So, last night was hanging out with the girls, and I got the urge to cut my hair. I randomly do this from time to time. In fact, I have been cutting my own hair for about two to three years now (yes, I know, frequently, it shows). I thought it would be fun to let my friends play with it this time instead, but they seemed nervous.
I apologize for the nasty morning after makeup.

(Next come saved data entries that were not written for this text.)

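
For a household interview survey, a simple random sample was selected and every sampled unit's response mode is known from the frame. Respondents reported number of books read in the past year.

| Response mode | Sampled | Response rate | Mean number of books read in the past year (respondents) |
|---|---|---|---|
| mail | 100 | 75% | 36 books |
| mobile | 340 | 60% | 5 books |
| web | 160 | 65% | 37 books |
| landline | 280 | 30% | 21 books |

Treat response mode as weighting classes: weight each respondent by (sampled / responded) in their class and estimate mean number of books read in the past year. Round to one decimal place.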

While they were busy laying down paper and trying to figure out how to go about it, I cheerfully took the scissors and began lobbing off about a foot of hair. This elicited noises of horror from behind me, which in itself was worth the whole thing. Added a second layer (with help), kinda trimmed the bangs, but not really, and this is what I got:
The reaction of my friends as I casually cut off about two years growth of hair sort of got me thinking though: How much of that "a woman's hair is her glory" mentality are we carrying with us. What is this fear of losing something that will grow back, eventually? I guess I lost that instinct along the way somewhere. Maybe a few too many shitty salon haircuts at Ultracuts. Who knows?
For me, hair cutting is a lot like baking. If you mess it up, unless you totally burn it to a crisp, its still gonna taste sweet and relatively good, just might not look as pretty as you wanted. I think last nights attempt turned out fairly cute, despite jack daniels being involved. Its not a work of art, but at least its not a big tatty mess down my back anymore.